RESOLVED: I will give fewer “free passes” to government officials who promote and enact policies, procedures, ordinances, taxes, fees, and anything else based on flawed reasoning that ignores their ultimate responsibility to you, our taxpaying readers.
You may recall I’ve gotten in a few shots along the way when it comes to our county commissioners, particularly when I was regularly covering their meetings. There’s no better time to start on this resolution than by taking a look at their $150 automatic year-end bonus for all county employees.
It’s certainly not spontaneous. They have established guidelines and work-time requirements for bonuses.
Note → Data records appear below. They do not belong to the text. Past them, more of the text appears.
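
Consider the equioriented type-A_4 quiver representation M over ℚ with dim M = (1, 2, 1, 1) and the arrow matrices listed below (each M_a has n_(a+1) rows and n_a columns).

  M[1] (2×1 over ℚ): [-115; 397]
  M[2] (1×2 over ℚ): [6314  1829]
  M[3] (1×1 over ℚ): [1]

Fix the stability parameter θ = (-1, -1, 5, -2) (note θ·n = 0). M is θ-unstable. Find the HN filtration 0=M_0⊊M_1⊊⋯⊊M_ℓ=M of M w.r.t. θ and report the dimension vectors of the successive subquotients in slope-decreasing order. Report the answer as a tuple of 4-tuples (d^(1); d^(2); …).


Via rank(M_{q-1}∘⋯∘M_p): M ≅ I[1,4], I[2,2].
μ_θ-semistable layers: μ^(1)=3/2; μ^(2)=-1

((0, 0, 1, 1); (1, 2, 0, 0))


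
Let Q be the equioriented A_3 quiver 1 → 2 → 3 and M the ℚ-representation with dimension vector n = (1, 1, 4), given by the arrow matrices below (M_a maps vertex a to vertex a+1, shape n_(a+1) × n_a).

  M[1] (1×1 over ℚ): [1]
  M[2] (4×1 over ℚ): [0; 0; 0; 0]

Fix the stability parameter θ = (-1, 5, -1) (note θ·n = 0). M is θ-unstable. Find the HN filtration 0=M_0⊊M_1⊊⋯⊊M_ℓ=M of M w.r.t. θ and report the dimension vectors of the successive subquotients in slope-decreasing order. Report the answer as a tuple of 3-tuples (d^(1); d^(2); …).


Via rank(M_{q-1}∘⋯∘M_p): M ≅ I[1,2], I[3,3]^4.
μ_θ-semistable layers: μ^(1)=5; μ^(2)=-1

((0, 1, 0); (1, 0, 4))


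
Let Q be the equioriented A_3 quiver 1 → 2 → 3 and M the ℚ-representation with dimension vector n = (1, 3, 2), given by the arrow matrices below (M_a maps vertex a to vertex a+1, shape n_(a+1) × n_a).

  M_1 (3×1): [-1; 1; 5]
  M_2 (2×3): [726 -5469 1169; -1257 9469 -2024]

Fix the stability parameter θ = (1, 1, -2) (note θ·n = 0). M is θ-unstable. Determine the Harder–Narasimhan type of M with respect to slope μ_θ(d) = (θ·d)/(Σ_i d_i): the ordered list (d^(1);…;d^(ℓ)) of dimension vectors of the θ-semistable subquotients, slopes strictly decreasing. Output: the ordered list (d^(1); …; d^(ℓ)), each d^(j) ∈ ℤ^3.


Interval decomposition of M: I[1,3], I[2,2], I[2,3].
HN type (ℓ=3): μ^(1)=1; μ^(2)=0; μ^(3)=-1/2

((0, 1, 0); (1, 1, 1); (0, 1, 1))


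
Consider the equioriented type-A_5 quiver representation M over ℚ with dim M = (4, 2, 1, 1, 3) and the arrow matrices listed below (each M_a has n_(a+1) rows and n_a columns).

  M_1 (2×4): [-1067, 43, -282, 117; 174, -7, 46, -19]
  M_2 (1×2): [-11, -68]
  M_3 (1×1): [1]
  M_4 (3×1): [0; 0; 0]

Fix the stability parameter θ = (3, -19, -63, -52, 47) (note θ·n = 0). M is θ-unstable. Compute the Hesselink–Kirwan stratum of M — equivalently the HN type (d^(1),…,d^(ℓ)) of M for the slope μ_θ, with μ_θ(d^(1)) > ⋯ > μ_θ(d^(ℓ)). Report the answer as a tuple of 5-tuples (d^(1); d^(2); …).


Via rank(M_{q-1}∘⋯∘M_p): M ≅ I[1,1]^2, I[1,2], I[1,4], I[5,5]^3.
μ_θ-semistable layers: μ^(1)=47; μ^(2)=3; μ^(3)=-8; μ^(4)=-131/4

((0, 0, 0, 0, 3); (2, 0, 0, 0, 0); (1, 1, 0, 0, 0); (1, 1, 1, 1, 0))


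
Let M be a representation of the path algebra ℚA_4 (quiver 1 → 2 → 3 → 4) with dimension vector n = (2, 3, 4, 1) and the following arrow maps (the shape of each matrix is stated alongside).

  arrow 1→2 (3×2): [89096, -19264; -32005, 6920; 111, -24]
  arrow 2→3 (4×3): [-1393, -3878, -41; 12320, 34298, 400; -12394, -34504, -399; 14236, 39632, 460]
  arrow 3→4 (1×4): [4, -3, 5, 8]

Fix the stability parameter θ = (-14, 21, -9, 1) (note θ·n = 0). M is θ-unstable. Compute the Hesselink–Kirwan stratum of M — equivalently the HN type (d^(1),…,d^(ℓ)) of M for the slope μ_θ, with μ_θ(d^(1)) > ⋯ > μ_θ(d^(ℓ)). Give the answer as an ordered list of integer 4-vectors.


Via rank(M_{q-1}∘⋯∘M_p): M ≅ I[1,1], I[1,4], I[2,3]^2, I[3,3].
μ_θ-semistable layers: μ^(1)=6; μ^(2)=13/3; μ^(3)=-9; μ^(4)=-14

((0, 2, 2, 0); (0, 1, 1, 1); (0, 0, 1, 0); (2, 0, 0, 0))


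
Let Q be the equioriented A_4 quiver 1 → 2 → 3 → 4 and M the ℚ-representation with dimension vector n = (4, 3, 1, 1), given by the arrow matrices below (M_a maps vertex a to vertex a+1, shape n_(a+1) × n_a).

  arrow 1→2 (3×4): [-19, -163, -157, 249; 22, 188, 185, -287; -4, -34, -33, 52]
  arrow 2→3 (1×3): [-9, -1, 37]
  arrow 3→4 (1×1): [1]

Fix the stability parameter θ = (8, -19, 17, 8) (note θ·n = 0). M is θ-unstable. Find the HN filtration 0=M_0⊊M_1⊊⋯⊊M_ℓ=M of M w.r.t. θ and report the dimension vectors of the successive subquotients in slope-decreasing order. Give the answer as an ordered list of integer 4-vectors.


Barcode: M ≅ I[1,1], I[1,2]^2, I[1,4]. HN layers by μ_θ (3 steps, strictly decreasing):
  μ^(1)=25/2; μ^(2)=8; μ^(3)=-11/2

((0, 0, 1, 1); (1, 0, 0, 0); (3, 3, 0, 0))


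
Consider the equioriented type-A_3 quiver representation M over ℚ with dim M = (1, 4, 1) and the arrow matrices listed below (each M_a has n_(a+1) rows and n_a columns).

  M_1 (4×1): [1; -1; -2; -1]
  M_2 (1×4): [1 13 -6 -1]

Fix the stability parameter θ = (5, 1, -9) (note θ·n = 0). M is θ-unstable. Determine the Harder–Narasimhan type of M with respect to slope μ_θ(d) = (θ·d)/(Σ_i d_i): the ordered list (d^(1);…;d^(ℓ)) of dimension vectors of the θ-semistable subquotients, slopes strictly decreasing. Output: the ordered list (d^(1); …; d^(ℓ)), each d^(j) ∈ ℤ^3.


Via rank(M_{q-1}∘⋯∘M_p): M ≅ I[1,3], I[2,2]^3.
μ_θ-semistable layers: μ^(1)=1; μ^(2)=-1

((0, 3, 0); (1, 1, 1))


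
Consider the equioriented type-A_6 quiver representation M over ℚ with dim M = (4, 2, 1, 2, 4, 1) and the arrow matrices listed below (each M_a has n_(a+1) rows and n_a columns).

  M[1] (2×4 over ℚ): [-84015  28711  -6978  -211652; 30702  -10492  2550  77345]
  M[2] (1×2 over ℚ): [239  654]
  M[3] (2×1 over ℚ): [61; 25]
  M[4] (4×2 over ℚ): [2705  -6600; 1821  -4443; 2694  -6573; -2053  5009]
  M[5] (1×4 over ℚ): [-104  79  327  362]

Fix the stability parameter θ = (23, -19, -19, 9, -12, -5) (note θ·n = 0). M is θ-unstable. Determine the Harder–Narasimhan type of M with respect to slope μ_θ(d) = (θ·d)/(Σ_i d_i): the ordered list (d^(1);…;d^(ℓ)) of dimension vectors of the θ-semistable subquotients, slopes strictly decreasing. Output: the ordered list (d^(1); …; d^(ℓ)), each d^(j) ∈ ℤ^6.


Interval decomposition of M: I[1,1]^2, I[1,2], I[1,6], I[4,5], I[5,5]^2.
HN type (ℓ=6): μ^(1)=23; μ^(2)=2; μ^(3)=-3/2; μ^(4)=-8/3; μ^(5)=-5; μ^(6)=-12

((2, 0, 0, 0, 0, 0); (1, 1, 0, 0, 0, 0); (0, 0, 0, 1, 1, 0); (0, 0, 0, 1, 1, 1); (1, 1, 1, 0, 0, 0); (0, 0, 0, 0, 2, 0))


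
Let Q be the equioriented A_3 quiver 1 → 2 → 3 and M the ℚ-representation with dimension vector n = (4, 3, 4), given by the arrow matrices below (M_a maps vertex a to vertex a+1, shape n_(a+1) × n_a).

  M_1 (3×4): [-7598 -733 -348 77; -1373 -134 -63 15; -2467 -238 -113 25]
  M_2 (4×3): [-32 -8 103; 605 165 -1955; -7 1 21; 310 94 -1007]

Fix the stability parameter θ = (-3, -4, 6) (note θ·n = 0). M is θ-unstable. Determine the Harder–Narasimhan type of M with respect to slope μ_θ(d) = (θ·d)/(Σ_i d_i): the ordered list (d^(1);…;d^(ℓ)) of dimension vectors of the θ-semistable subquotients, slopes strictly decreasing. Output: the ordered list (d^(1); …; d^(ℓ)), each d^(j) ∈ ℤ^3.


Barcode: M ≅ I[1,1], I[1,2], I[1,3]^2, I[3,3]^2. HN layers by μ_θ (3 steps, strictly decreasing):
  μ^(1)=6; μ^(2)=-3; μ^(3)=-7/2

((0, 0, 4); (1, 0, 0); (3, 3, 0))


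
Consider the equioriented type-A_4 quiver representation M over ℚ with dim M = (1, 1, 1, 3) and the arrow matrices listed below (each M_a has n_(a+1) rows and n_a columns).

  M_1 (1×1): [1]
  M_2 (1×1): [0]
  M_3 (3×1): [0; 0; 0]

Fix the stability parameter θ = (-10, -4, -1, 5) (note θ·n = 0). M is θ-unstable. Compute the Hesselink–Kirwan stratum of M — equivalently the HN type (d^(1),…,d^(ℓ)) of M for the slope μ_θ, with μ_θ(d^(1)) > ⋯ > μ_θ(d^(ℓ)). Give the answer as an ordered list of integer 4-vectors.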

They expect to give them out each year. Let’s call it what it really is: An entitlement.
Here’s a new procedure I’d suggest. Take the number of county employees and cull from the list of property tax payers an equal number who pay at least $150. Send each employee out to call on a specific taxpayer. When taxpayer Smith opens the door, an employee then politely asks, “Mr. Smith, may I please take your $150 in taxes as my annual county bonus?” If Mr. Smith says yes, a handwritten thank you note must follow within a week or the bonus is forfeited. If Mr. Smith says no, that’s that.
RESOLVED: I will work harder to see that we find stories behind stories.
Whether it’s a crime from the docket page, a senior center patron celebrating a milestone, or a curious hitchhiker passing through, there’s always the possibility that there’s more to the story than a first glance reveals.
Second and third glances often find things that make for better stories by creating connections between a subject and a reader. Thinking a step beyond can turn a sterile news release into a compelling news or feature story. There’s more gold to be mined if we keep swinging the picks.
RESOLVED: I will make only three resolutions. History, even if personal, is not so easily forgotten. That desk thing is going to take an inordinate amount of time and energy to approach. I’ll be lucky to work in those other two on the side, but I will, on the clean side of the desk.